Add some other information, too. Write down a complete list of any health issues, any new developments you may be dealing with involving your health, talk about your mobility and any challenges you have there, as well as any challenges you believe impact how you feel.
How’s your balance? Are you prone to falls? Do you ride a bike? Do you play any sport? Do you garden? If you use a walker or have other mobility challenges, do you find you are still able to engage in activities? If so, what are those?
Make sure you let your doctor know if there has been any change in your health. Were you recently ill? Make sure you write down and share every detail with your doctor. All of this information is very important to better enable your doctor to get a clear picture of your particular situation.

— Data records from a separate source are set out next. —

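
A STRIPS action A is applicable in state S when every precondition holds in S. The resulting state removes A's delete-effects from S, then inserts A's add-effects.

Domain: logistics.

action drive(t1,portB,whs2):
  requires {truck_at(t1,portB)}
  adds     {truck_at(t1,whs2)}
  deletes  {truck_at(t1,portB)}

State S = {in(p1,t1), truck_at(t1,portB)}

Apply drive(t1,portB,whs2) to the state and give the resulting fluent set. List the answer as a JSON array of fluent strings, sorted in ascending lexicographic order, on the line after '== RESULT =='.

Compute (S \ del) ∪ add:
  pre ⊆ S: {truck_at(t1,portB)} ⊆ S  — applicable
  S \ del = {in(p1,t1)}
  ∪ add   = {in(p1,t1), truck_at(t1,whs2)}

== RESULT ==
["in(p1,t1)", "truck_at(t1,whs2)"]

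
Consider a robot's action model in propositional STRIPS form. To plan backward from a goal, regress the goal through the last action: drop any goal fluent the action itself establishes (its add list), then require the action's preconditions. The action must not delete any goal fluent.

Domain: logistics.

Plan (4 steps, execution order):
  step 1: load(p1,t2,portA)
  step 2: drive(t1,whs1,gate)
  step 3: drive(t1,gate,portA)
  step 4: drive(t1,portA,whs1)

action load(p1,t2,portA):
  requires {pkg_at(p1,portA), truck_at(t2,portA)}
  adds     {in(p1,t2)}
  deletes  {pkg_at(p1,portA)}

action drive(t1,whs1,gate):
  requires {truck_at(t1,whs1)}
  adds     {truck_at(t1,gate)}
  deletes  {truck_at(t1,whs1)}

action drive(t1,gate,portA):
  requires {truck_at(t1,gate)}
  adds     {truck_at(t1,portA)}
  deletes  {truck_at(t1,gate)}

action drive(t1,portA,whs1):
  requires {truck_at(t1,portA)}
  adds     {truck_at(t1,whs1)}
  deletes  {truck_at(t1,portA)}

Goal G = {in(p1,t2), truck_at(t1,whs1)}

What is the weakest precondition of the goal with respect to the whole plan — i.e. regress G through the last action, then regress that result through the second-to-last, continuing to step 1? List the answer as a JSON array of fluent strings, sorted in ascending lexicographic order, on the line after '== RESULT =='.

Regress step by step:
  through step 4 (drive(t1,portA,whs1)): drop {truck_at(t1,whs1)}, keep {in(p1,t2)}, require {truck_at(t1,portA)}
    → {in(p1,t2), truck_at(t1,portA)}
  through step 3 (drive(t1,gate,portA)): drop {truck_at(t1,portA)}, keep {in(p1,t2)}, require {truck_at(t1,gate)}
    → {in(p1,t2), truck_at(t1,gate)}
  through step 2 (drive(t1,whs1,gate)): drop {truck_at(t1,gate)}, keep {in(p1,t2)}, require {truck_at(t1,whs1)}
    → {in(p1,t2), truck_at(t1,whs1)}
  through step 1 (load(p1,t2,portA)): drop {in(p1,t2)}, keep {truck_at(t1,whs1)}, require {pkg_at(p1,portA), truck_at(t2,portA)}
    → {pkg_at(p1,portA), truck_at(t1,whs1), truck_at(t2,portA)}

== RESULT ==
["pkg_at(p1,portA)", "truck_at(t1,whs1)", "truck_at(t2,portA)"]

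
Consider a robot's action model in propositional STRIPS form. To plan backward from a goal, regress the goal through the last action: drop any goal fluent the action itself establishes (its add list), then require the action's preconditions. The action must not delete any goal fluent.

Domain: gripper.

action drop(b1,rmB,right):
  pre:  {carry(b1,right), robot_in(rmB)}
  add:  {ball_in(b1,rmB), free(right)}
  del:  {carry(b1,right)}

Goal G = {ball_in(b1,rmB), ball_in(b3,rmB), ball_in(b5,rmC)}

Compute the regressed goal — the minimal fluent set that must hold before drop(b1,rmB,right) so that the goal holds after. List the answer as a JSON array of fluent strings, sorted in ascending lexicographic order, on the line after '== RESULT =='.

Compute (G \ add) ∪ pre:
  G ∩ del = {}  (empty — regression defined)
  G \ add = {ball_in(b1,rmB), ball_in(b3,rmB), ball_in(b5,rmC)} \ {ball_in(b1,rmB), free(right)} = {ball_in(b3,rmB), ball_in(b5,rmC)}
  ∪ pre   = {ball_in(b3,rmB), ball_in(b5,rmC)} ∪ {carry(b1,right), robot_in(rmB)}
          = {ball_in(b3,rmB), ball_in(b5,rmC), carry(b1,right), robot_in(rmB)}

== RESULT ==
["ball_in(b3,rmB)", "ball_in(b5,rmC)", "carry(b1,right)", "robot_in(rmB)"]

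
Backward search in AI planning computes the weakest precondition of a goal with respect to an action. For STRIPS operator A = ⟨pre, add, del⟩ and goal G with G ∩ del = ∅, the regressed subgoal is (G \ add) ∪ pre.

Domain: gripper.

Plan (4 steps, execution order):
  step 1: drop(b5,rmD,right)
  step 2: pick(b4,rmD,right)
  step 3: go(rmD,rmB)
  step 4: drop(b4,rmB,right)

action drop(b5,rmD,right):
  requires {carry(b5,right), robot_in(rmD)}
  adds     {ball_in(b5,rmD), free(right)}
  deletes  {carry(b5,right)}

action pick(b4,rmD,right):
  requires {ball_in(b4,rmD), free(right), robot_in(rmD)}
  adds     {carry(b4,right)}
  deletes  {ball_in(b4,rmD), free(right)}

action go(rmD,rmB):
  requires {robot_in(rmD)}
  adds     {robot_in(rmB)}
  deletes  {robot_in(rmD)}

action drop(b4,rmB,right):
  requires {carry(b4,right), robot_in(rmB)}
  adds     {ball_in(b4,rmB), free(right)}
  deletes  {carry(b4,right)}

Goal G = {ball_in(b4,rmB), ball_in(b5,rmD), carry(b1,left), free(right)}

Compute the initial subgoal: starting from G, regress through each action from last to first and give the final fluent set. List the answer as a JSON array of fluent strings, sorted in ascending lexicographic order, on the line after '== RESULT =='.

Regress step by step:
  through step 4 (drop(b4,rmB,right)): drop {ball_in(b4,rmB), free(right)}, keep {ball_in(b5,rmD), carry(b1,left)}, require {carry(b4,right), robot_in(rmB)}
    → {ball_in(b5,rmD), carry(b1,left), carry(b4,right), robot_in(rmB)}
  through step 3 (go(rmD,rmB)): drop {robot_in(rmB)}, keep {ball_in(b5,rmD), carry(b1,left), carry(b4,right)}, require {robot_in(rmD)}
    → {ball_in(b5,rmD), carry(b1,left), carry(b4,right), robot_in(rmD)}
  through step 2 (pick(b4,rmD,right)): drop {carry(b4,right)}, keep {ball_in(b5,rmD), carry(b1,left), robot_in(rmD)}, require {ball_in(b4,rmD), free(right), robot_in(rmD)}
    → {ball_in(b4,rmD), ball_in(b5,rmD), carry(b1,left), free(right), robot_in(rmD)}
  through step 1 (drop(b5,rmD,right)): drop {ball_in(b5,rmD), free(right)}, keep {ball_in(b4,rmD), carry(b1,left), robot_in(rmD)}, require {carry(b5,right), robot_in(rmD)}
    → {ball_in(b4,rmD), carry(b1,left), carry(b5,right), robot_in(rmD)}

== RESULT ==
["ball_in(b4,rmD)", "carry(b1,left)", "carry(b5,right)", "robot_in(rmD)"]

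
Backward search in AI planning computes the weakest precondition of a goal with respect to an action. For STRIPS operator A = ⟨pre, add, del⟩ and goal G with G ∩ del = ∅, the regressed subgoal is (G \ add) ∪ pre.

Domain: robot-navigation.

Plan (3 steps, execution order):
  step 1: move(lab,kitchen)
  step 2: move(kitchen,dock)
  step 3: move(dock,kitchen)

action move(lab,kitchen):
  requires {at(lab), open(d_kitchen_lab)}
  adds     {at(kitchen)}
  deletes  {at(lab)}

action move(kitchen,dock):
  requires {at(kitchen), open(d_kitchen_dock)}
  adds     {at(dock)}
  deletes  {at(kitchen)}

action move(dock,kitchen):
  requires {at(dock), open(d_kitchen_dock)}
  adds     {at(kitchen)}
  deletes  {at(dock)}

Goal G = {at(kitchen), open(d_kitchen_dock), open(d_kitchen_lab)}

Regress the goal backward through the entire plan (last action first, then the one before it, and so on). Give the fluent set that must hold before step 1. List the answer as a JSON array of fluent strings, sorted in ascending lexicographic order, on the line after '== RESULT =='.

Work backward from the goal:
  through step 3 (move(dock,kitchen)): drop {at(kitchen)}, keep {open(d_kitchen_dock), open(d_kitchen_lab)}, require {at(dock), open(d_kitchen_dock)}
    → {at(dock), open(d_kitchen_dock), open(d_kitchen_lab)}
  through step 2 (move(kitchen,dock)): drop {at(dock)}, keep {open(d_kitchen_dock), open(d_kitchen_lab)}, require {at(kitchen), open(d_kitchen_dock)}
    → {at(kitchen), open(d_kitchen_dock), open(d_kitchen_lab)}
  through step 1 (move(lab,kitchen)): drop {at(kitchen)}, keep {open(d_kitchen_dock), open(d_kitchen_lab)}, require {at(lab), open(d_kitchen_lab)}
    → {at(lab), open(d_kitchen_dock), open(d_kitchen_lab)}

== RESULT ==
["at(lab)", "open(d_kitchen_dock)", "open(d_kitchen_lab)"]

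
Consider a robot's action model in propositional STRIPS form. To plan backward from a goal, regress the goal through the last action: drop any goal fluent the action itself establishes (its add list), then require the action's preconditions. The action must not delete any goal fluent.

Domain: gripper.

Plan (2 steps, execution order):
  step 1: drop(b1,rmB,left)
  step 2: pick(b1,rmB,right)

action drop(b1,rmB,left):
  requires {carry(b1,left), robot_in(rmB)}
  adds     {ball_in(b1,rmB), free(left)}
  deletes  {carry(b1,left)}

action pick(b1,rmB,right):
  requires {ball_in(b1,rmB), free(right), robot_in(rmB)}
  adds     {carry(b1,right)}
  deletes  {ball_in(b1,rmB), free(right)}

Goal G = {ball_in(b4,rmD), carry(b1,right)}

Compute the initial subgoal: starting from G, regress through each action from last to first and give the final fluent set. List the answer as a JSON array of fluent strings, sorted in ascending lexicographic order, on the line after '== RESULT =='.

Work backward from the goal:
  through step 2 (pick(b1,rmB,right)): drop {carry(b1,right)}, keep {ball_in(b4,rmD)}, require {ball_in(b1,rmB), free(right), robot_in(rmB)}
    → {ball_in(b1,rmB), ball_in(b4,rmD), free(right), robot_in(rmB)}
  through step 1 (drop(b1,rmB,left)): drop {ball_in(b1,rmB)}, keep {ball_in(b4,rmD), free(right), robot_in(rmB)}, require {carry(b1,left), robot_in(rmB)}
    → {ball_in(b4,rmD), carry(b1,left), free(right), robot_in(rmB)}

== RESULT ==
["ball_in(b4,rmD)", "carry(b1,left)", "free(right)", "robot_in(rmB)"]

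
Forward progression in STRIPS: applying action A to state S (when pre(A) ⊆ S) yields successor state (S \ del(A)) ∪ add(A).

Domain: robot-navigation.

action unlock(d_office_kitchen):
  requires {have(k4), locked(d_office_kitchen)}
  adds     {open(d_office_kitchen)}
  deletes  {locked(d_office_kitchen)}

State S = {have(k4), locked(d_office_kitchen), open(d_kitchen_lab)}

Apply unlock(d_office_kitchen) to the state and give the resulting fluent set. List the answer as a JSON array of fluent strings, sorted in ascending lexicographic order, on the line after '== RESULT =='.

Compute (S \ del) ∪ add:
  pre ⊆ S: {have(k4), locked(d_office_kitchen)} ⊆ S  — applicable
  S \ del = {have(k4), open(d_kitchen_lab)}
  ∪ add   = {have(k4), open(d_kitchen_lab), open(d_office_kitchen)}

== RESULT ==
["have(k4)", "open(d_kitchen_lab)", "open(d_office_kitchen)"]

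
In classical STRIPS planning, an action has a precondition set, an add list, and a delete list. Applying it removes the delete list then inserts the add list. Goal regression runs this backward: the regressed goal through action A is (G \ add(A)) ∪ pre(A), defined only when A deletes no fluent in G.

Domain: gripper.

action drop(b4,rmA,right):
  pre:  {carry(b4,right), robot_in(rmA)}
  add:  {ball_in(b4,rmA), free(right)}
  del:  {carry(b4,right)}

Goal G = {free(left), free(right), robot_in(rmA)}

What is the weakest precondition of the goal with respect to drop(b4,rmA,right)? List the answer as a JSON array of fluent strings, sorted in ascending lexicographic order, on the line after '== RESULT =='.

Compute (G \ add) ∪ pre:
  G ∩ del = {}  (empty — regression defined)
  G \ add = {free(left), free(right), robot_in(rmA)} \ {ball_in(b4,rmA), free(right)} = {free(left), robot_in(rmA)}
  ∪ pre   = {free(left), robot_in(rmA)} ∪ {carry(b4,right), robot_in(rmA)}
          = {carry(b4,right), free(left), robot_in(rmA)}

== RESULT ==
["carry(b4,right)", "free(left)", "robot_in(rmA)"]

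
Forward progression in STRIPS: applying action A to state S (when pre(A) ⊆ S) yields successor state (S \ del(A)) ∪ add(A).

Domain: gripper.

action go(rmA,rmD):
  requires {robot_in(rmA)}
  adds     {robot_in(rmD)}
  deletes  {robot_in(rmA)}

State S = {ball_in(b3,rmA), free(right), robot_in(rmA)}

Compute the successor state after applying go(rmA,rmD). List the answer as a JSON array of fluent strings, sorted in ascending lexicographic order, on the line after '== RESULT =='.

Compute (S \ del) ∪ add:
  pre ⊆ S: {robot_in(rmA)} ⊆ S  — applicable
  S \ del = {ball_in(b3,rmA), free(right)}
  ∪ add   = {ball_in(b3,rmA), free(right), robot_in(rmD)}

== RESULT ==
["ball_in(b3,rmA)", "free(right)", "robot_in(rmD)"]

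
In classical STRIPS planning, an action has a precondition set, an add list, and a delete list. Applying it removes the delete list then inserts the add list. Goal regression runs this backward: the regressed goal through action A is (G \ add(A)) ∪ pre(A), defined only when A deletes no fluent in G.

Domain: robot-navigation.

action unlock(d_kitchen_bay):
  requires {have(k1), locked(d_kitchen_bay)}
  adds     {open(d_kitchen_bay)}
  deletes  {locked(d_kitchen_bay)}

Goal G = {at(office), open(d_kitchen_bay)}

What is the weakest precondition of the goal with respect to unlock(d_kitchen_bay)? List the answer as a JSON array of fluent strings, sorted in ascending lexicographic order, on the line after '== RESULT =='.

Regress:
  G ∩ del = {}  (empty — regression defined)
  G \ add = {at(office), open(d_kitchen_bay)} \ {open(d_kitchen_bay)} = {at(office)}
  ∪ pre   = {at(office)} ∪ {have(k1), locked(d_kitchen_bay)}
          = {at(office), have(k1), locked(d_kitchen_bay)}

== RESULT ==
["at(office)", "have(k1)", "locked(d_kitchen_bay)"]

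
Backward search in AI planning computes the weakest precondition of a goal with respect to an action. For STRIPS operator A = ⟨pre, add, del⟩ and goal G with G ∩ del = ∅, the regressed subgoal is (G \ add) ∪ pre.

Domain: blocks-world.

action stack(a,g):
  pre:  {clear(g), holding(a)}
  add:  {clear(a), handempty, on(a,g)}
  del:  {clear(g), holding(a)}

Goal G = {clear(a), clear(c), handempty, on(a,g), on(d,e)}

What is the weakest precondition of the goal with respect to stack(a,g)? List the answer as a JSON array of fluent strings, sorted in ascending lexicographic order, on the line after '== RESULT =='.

Regress:
  G ∩ del = {}  (empty — regression defined)
  G \ add = {clear(a), clear(c), handempty, on(a,g), on(d,e)} \ {clear(a), handempty, on(a,g)} = {clear(c), on(d,e)}
  ∪ pre   = {clear(c), on(d,e)} ∪ {clear(g), holding(a)}
          = {clear(c), clear(g), holding(a), on(d,e)}

== RESULT ==
["clear(c)", "clear(g)", "holding(a)", "on(d,e)"]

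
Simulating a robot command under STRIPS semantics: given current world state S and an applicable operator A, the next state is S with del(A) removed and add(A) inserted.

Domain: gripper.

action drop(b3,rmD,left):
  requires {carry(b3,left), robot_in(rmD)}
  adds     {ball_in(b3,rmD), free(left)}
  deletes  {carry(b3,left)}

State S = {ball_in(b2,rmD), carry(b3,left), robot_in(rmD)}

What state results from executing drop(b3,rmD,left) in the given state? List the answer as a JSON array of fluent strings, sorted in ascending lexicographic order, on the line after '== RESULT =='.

Compute (S \ del) ∪ add:
  pre ⊆ S: {carry(b3,left), robot_in(rmD)} ⊆ S  — applicable
  S \ del = {ball_in(b2,rmD), robot_in(rmD)}
  ∪ add   = {ball_in(b2,rmD), ball_in(b3,rmD), free(left), robot_in(rmD)}

== RESULT ==
["ball_in(b2,rmD)", "ball_in(b3,rmD)", "free(left)", "robot_in(rmD)"]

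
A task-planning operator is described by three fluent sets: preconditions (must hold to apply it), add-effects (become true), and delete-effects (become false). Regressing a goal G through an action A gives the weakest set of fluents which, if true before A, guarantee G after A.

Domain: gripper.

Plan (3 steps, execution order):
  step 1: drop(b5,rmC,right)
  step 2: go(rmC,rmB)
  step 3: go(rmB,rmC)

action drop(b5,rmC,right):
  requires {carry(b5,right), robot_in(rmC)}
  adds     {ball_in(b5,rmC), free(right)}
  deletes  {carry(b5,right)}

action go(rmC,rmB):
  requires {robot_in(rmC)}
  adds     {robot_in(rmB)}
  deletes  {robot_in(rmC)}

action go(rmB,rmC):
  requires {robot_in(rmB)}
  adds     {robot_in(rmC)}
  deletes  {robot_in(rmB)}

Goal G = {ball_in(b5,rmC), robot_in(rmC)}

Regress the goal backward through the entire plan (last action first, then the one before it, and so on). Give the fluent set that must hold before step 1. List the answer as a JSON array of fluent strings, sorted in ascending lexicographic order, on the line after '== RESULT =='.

Regress step by step:
  through step 3 (go(rmB,rmC)): drop {robot_in(rmC)}, keep {ball_in(b5,rmC)}, require {robot_in(rmB)}
    → {ball_in(b5,rmC), robot_in(rmB)}
  through step 2 (go(rmC,rmB)): drop {robot_in(rmB)}, keep {ball_in(b5,rmC)}, require {robot_in(rmC)}
    → {ball_in(b5,rmC), robot_in(rmC)}
  through step 1 (drop(b5,rmC,right)): drop {ball_in(b5,rmC)}, keep {robot_in(rmC)}, require {carry(b5,right), robot_in(rmC)}
    → {carry(b5,right), robot_in(rmC)}

== RESULT ==
["carry(b5,right)", "robot_in(rmC)"]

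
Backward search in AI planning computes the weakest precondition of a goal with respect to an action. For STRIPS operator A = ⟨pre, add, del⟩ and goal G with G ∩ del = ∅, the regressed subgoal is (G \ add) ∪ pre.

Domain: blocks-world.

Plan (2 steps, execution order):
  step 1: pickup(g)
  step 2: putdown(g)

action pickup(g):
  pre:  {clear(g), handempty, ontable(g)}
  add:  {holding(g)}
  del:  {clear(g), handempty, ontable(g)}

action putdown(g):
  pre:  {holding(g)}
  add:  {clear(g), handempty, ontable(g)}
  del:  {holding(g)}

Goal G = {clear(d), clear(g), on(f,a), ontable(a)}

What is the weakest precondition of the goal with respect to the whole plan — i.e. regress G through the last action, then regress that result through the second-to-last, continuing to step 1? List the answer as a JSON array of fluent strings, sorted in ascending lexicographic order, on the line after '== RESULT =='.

Regress step by step:
  through step 2 (putdown(g)): drop {clear(g)}, keep {clear(d), on(f,a), ontable(a)}, require {holding(g)}
    → {clear(d), holding(g), on(f,a), ontable(a)}
  through step 1 (pickup(g)): drop {holding(g)}, keep {clear(d), on(f,a), ontable(a)}, require {clear(g), handempty, ontable(g)}
    → {clear(d), clear(g), handempty, on(f,a), ontable(a), ontable(g)}

== RESULT ==
["clear(d)", "clear(g)", "handempty", "on(f,a)", "ontable(a)", "ontable(g)"]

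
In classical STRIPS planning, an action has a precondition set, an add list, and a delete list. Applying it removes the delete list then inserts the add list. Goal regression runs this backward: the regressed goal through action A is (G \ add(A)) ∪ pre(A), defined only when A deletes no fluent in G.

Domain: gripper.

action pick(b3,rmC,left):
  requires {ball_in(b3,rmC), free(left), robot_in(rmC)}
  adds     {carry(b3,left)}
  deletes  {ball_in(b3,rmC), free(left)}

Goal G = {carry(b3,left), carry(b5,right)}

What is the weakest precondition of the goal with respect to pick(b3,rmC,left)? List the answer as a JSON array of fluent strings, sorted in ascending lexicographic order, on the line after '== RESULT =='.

Compute (G \ add) ∪ pre:
  G ∩ del = {}  (empty — regression defined)
  G \ add = {carry(b3,left), carry(b5,right)} \ {carry(b3,left)} = {carry(b5,right)}
  ∪ pre   = {carry(b5,right)} ∪ {ball_in(b3,rmC), free(left), robot_in(rmC)}
          = {ball_in(b3,rmC), carry(b5,right), free(left), robot_in(rmC)}

== RESULT ==
["ball_in(b3,rmC)", "carry(b5,right)", "free(left)", "robot_in(rmC)"]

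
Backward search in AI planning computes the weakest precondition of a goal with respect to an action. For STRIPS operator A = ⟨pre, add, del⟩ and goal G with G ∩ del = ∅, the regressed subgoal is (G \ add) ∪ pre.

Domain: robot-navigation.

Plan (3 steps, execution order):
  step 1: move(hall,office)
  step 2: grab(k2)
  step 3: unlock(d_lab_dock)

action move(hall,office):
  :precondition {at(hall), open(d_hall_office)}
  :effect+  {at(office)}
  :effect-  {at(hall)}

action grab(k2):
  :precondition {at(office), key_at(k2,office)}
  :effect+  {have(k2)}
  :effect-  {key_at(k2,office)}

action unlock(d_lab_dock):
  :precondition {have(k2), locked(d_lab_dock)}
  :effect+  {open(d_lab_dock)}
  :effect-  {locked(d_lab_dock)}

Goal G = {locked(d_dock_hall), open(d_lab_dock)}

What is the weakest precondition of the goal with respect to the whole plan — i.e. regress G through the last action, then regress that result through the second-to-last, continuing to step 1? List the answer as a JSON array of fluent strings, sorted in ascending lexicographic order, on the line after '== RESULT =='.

Work backward from the goal:
  through step 3 (unlock(d_lab_dock)): drop {open(d_lab_dock)}, keep {locked(d_dock_hall)}, require {have(k2), locked(d_lab_dock)}
    → {have(k2), locked(d_dock_hall), locked(d_lab_dock)}
  through step 2 (grab(k2)): drop {have(k2)}, keep {locked(d_dock_hall), locked(d_lab_dock)}, require {at(office), key_at(k2,office)}
    → {at(office), key_at(k2,office), locked(d_dock_hall), locked(d_lab_dock)}
  through step 1 (move(hall,office)): drop {at(office)}, keep {key_at(k2,office), locked(d_dock_hall), locked(d_lab_dock)}, require {at(hall), open(d_hall_office)}
    → {at(hall), key_at(k2,office), locked(d_dock_hall), locked(d_lab_dock), open(d_hall_office)}

== RESULT ==
["at(hall)", "key_at(k2,office)", "locked(d_dock_hall)", "locked(d_lab_dock)", "open(d_hall_office)"]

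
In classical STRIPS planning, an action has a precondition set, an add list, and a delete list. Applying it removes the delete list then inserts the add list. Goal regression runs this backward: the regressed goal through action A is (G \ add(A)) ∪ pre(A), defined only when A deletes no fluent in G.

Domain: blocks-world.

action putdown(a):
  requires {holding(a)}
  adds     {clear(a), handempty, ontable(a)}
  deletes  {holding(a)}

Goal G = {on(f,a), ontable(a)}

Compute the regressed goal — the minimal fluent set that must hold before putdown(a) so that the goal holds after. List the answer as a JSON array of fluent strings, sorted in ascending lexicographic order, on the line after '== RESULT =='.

Regress:
  G ∩ del = {}  (empty — regression defined)
  G \ add = {on(f,a), ontable(a)} \ {clear(a), handempty, ontable(a)} = {on(f,a)}
  ∪ pre   = {on(f,a)} ∪ {holding(a)}
          = {holding(a), on(f,a)}

== RESULT ==
["holding(a)", "on(f,a)"]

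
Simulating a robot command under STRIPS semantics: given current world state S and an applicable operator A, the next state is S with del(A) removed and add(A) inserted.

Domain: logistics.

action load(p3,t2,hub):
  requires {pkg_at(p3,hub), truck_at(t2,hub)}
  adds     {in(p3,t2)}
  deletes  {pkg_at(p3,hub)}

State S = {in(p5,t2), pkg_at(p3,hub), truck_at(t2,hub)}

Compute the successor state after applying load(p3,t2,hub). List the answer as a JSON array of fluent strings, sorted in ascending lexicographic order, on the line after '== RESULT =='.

Compute (S \ del) ∪ add:
  pre ⊆ S: {pkg_at(p3,hub), truck_at(t2,hub)} ⊆ S  — applicable
  S \ del = {in(p5,t2), truck_at(t2,hub)}
  ∪ add   = {in(p3,t2), in(p5,t2), truck_at(t2,hub)}

== RESULT ==
["in(p3,t2)", "in(p5,t2)", "truck_at(t2,hub)"]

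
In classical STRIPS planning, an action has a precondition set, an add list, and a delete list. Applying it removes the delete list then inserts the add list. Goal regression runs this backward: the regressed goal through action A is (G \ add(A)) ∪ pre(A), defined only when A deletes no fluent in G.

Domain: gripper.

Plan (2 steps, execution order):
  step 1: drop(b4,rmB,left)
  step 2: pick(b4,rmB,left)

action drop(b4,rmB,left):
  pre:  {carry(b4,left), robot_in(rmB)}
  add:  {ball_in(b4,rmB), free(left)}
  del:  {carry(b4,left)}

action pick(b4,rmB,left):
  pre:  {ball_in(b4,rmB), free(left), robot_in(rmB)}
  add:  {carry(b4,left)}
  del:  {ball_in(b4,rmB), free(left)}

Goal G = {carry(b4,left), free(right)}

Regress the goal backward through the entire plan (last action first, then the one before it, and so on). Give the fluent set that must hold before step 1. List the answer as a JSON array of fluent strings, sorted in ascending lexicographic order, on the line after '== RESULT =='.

Work backward from the goal:
  through step 2 (pick(b4,rmB,left)): drop {carry(b4,left)}, keep {free(right)}, require {ball_in(b4,rmB), free(left), robot_in(rmB)}
    → {ball_in(b4,rmB), free(left), free(right), robot_in(rmB)}
  through step 1 (drop(b4,rmB,left)): drop {ball_in(b4,rmB), free(left)}, keep {free(right), robot_in(rmB)}, require {carry(b4,left), robot_in(rmB)}
    → {carry(b4,left), free(right), robot_in(rmB)}

== RESULT ==
["carry(b4,left)", "free(right)", "robot_in(rmB)"]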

Your doctor may also perform an exam as part of the assessment and combine those findings with your records and all of the information you have shared, to give you the best possible advice.
You need a plan that puts a program in place to make progress in a way that works for your particular situation. There are gyms that offer a variety of machines and exercise classes. You might also be interested in private, one-on-one trainers.
Talk to your doctor about what makes sense for you. Depending on your personal needs, your doctor may recommend you participate in a program offered by some physical therapists, like the one we have here at Tidewater.
The programs take different forms. We set up these group programs to make them accessible and safe. The planned program involves a series of activities with the supervision of trained professionals. They provide a secure environment and the expertise and knowledge that makes sure you are doing the planned program properly, so you get the benefits you need. At the same time, it’s a great social opportunity, so it’s a real win-win.
One final thought. I want to keep talking together about what you can do to make life healthier and better. Commit to yourself. Make a deal with yourself that you’re not going to make any excuses and you are ready to commit to changes for a fitter, healthier you. What could possibly matter more than better health and the better quality of life that comes with it?
I’m going to be right here with you to keep working on moving forward. Getting the most out of each day and feeling better is what I want for you. Fair warning: You know that I’m not going to stop talking about it with you, because I believe you can make progress and I want to help you get the very best quality of life you can achieve.